Les agents de Bercy observent, de leur côté, des velléités de privatisation du recouvrement de l’impôt. Avec le prélèvement à la source, à compter de janvier 2019, l’État délègue aux entreprises le prélèvement de l’impôt sur le revenu, comme c’était déjà le cas pour la TVA. Le gouvernement envisage également de donner aux commissaires aux comptes une mission de contrôle fiscal. Ces professionnels rémunérés par les entreprises examineraient leurs comptes en premier ressort et rendraient un rapport de « conformité fiscale » sur la base duquel l’administration fiscale réaliserait son contrôle. Tout cela dans le but de supprimer des agents au ministère des Finances.

« Désintermédiation »

Cette tendance est donc générale. Et elle connaît une extraordinaire accélération depuis qu’Emmanuel Macron a pris les clés de l’Élysée.
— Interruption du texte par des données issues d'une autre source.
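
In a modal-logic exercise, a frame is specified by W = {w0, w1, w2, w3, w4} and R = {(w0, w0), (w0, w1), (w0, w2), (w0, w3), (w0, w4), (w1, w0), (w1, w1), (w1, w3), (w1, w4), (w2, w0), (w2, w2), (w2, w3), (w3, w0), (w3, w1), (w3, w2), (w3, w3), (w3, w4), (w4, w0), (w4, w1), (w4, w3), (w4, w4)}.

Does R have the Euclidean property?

No

Euclidean: no — w0 R w1 and w0 R w2, but not w1 R w2.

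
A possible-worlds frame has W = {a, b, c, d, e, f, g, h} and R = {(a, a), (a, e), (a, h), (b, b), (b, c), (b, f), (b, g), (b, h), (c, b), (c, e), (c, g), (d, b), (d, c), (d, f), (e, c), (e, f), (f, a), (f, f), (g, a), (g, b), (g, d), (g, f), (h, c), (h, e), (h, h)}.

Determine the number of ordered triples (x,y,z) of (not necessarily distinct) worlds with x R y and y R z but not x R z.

36

Enumerating: (a,e,c), (a,e,f), (a,h,c), (b,c,e), (b,f,a), (b,g,a), (b,g,d), (b,h,e), (c,b,c), (c,b,f), (c,b,h), (c,e,c), … and 24 more.
Total: 36.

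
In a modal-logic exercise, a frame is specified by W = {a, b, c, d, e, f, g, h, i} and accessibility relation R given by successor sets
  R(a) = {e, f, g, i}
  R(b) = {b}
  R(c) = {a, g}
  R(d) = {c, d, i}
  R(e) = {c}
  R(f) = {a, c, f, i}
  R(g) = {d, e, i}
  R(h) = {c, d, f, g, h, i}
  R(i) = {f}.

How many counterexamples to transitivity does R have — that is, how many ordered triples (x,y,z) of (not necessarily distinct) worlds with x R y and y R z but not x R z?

Enumerating: (a,e,c), (a,f,a), (a,f,c), (a,g,d), (c,a,e), (c,a,f), (c,a,i), (c,g,d), (c,g,e), (c,g,i), (d,c,a), (d,c,g), … and 15 more.
Total: 27.

27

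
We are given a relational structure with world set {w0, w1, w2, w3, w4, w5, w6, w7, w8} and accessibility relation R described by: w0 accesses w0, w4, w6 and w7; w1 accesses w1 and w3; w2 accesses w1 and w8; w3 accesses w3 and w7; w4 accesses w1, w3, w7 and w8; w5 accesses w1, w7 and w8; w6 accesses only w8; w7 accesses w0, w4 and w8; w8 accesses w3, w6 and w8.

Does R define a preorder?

No

Reflexive: no — w2 is not related to itself.
Transitive: no — w0 R w4 and w4 R w1, but not w0 R w1.
So R is not a preorder.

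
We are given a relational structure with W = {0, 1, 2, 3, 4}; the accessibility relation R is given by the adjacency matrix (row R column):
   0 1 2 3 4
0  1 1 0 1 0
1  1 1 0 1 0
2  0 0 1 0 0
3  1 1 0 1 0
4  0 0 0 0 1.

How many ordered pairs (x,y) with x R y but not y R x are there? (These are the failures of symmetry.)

R is symmetric; there are no such tuples.

0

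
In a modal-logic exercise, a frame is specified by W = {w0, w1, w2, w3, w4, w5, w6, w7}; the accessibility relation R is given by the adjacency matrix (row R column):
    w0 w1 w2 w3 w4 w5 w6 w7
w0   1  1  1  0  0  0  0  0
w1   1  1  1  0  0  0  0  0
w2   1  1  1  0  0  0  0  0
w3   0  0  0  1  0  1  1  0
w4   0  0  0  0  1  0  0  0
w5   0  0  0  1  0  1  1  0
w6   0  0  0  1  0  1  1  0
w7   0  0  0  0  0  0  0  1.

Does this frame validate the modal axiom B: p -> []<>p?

By correspondence theory, B is valid on a frame iff R is symmetric.
Symmetric: yes — every pair in R has its reverse in R.

Yes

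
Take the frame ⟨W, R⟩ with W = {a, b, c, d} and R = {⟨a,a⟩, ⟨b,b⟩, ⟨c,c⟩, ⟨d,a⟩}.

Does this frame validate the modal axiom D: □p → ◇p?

By correspondence theory, D is valid on a frame iff R is serial.
Serial: yes — every world has a successor (e.g. a R a).

Yes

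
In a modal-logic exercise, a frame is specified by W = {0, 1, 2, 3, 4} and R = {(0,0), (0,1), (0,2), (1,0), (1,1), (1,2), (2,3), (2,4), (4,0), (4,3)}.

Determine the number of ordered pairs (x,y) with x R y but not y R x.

6

Enumerating: (0,2), (1,2), (2,3), (2,4), (4,0), (4,3).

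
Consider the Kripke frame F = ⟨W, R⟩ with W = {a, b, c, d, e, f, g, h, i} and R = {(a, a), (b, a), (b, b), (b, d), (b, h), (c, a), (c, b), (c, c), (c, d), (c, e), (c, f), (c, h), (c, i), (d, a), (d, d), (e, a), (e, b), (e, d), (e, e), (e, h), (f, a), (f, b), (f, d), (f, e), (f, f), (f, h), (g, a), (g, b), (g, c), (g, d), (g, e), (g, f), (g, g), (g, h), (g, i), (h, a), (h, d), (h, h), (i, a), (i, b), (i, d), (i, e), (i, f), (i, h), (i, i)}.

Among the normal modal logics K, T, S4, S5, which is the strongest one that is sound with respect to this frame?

Reflexive (axiom T): yes — every world is R-related to itself.
Transitive (axiom 4): yes — every two-step R-path is closed by a direct edge.
Euclidean (axiom 5): no — b R a and b R d, but not a R d.
So F validates K, T, S4; S5 would additionally require R to be Euclidean. The strongest is S4.

S4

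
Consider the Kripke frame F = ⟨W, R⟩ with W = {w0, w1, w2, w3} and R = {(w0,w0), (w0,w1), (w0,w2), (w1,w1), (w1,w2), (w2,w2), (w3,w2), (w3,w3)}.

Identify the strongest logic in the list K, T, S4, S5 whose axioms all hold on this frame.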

Le Comité action publique 2022, qu’il a chargé de penser la réforme de l’État (lire Politis du 16 mai), a livré avant l’été un panel de recommandations saturé de la « désintermédiation » permise par l’essor des plateformes numériques et faisant la part belle aux entreprises privées. Il faut inciter les « associations, entreprises et start-up à proposer des offres complémentaires à celle du secteur public », affirme le comité d’experts, pour qui l’État doit s’en tenir à un « rôle de régulateur, qui sera d’autant plus important que la conception et la production du service public seront ouvertes ». Il préconise d’accélérer la création de quantité d’agences, autonomes et extérieures aux ministères, qui externalisent des pans de politiques publiques. L’État doit aussi veiller à ce que le « cadre normatif existant ne bloque pas les initiatives », à commencer par l’accès aux données personnelles, matière première des géants du numérique.

Les experts en sont convaincus, « on peut utiliser des solutions technologiques pour effectuer des tâches administratives de “back-office” ». Autrement dit, confier aux entreprises numériques l’examen automatique des demandes d’aides, de titres, de documents ou d’autorisations administratives. « Cela reste une première étape, mais le loup est dans la bergerie », estime Jean-Louis Mullenbach, expert-comptable, qui suit de près cette évolution.

Garde-fous

Pour éviter une mainmise trop forte des Gafa sur la chose publique, Clément Bertholet et Laura Létourneau militent pour que l’État organise sa propre ubérisation. Un service public numérique doit offrir, selon eux, la même « désintermédiation » que les Gafa, en érigeant des garde-fous. Le chantier est en cours avec le dispositif FranceConnect, qui tente de regrouper toutes les démarches administratives en ligne (consulter ses points de permis de conduire, demander une bourse, calculer son quotient familial, etc.) sur une seule application, afin que l’on n’ait plus à jongler avec des identifiants et des mots de passe différents. Elle compte 121 000 connexions par jour en moyenne.

Mais le processus risque d’être rapide, car les Gafa ont les moyens de proposer des services gratuits répondant particulièrement bien aux attentes des usagers. C’est la force de leurs « disruptions » : des solutions redoutablement confortables qui ont le pouvoir d’annihiler toute discussion sur la protection de la vie privée et le sens de l’intérêt général.

(1) Ubérisons l’État avant que d’autres ne s’en chargent, Clément Bertholet et Laura Létourneau, Armand Colin, 2017.

(2) Google, Amazon, Facebook et Apple.

(3) L’américaine ProQuest, la française Believe et la belge Memmon.